Friday, March 26th, 2010

Doug Ward
Sun

Walking enthusiasts are being invited to add their favourite routes to Walk BC’s interactive online map. — CNS FILES

Walk BC is launching an interactive online map that provides information on walking routes across the province.

The map, located on Walk BC’s website, provides a description of each route, including its location, distance, level of difficulty, safety and access to amenities.

“It will be a one-stop shop for information on walking in every community in the province,” said Eva Robinson, manager of the BC Recreation and Parks Association.

Robinson said demand for an online map came from recreation departments and from walk leaders trained by the two-year-old Walk BC organization.

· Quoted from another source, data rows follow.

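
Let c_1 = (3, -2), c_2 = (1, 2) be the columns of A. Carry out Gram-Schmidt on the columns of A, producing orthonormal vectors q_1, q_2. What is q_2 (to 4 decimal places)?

c_1 = (3, -2); ‖c_1‖ = 3.6056, so q_1 = (0.8321, -0.5547).
q_1·c_2 = 0.8321·1 + (-0.5547)·2 = -0.2774.
u_2 = c_2 + 0.2774·q_1 = (1.2308, 1.8462).
‖u_2‖ = 2.2188, so q_2 = (0.5547, 0.8321).

q_2 = (0.5547, 0.8321)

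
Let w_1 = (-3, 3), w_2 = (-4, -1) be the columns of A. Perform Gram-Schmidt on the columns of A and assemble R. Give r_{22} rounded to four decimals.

r_{22} = 3.5355

w_1 = (-3, 3); ‖w_1‖ = 4.2426, so e_1 = (-0.7071, 0.7071).
e_1·w_2 = (-0.7071)·(-4) + 0.7071·(-1) = 2.1213.
u_2 = w_2 − 2.1213·e_1 = (-2.5000, -2.5000).
r_{22} = ‖u_2‖ = 3.5355.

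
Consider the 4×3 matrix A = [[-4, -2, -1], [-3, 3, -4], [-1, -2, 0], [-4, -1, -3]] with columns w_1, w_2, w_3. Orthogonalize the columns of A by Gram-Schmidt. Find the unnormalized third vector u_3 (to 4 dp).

e_1 = w_1/‖w_1‖ = (-4, -3, -1, -4)/6.4807 = (-0.6172, -0.4629, -0.1543, -0.6172).
r_{12} = e_1·w_2 = 0.7715.
u_2 = w_2 − 0.7715·e_1 = (-1.5238, 3.3571, -1.8810, -0.5238).
‖u_2‖ = 4.1719, so e_2 = (-0.3653, 0.8047, -0.4509, -0.1256).
r_{13} = e_1·w_3 = 4.3205; r_{23} = e_2·w_3 = -2.4769.
u_3 = w_3 − 4.3205·e_1 + 2.4769·e_2 = (0.7620, -0.0068, -0.4501, -0.6443).

u_3 = (0.7620, -0.0068, -0.4501, -0.6443)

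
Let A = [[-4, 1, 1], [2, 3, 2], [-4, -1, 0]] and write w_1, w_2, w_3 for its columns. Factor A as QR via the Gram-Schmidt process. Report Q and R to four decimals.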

“Walking is the safest and easiest way to get people to include exercise in their daily lives,” Robinson said.

“Anybody can walk so long as they’re mobile, whether it’s your 80-year-old grandmother or your five-year-old.”

Walk BC is a joint initiative of the BC Recreation and Parks Association and the Heart and Stroke Foundation of BC &Yukon.

The map, located at www.walkbc.ca,already includes data provided by a hired researcher and by walking groups.

But Walk BC is urging walkers across the province to contribute information on routes in their areas, by entering data into a survey included on its website.

“This is a push to get members of the public to detail their favourite walks,” Robinson said.

The map will be powered by Google and will be able to help people find routes that fit their physical abilities.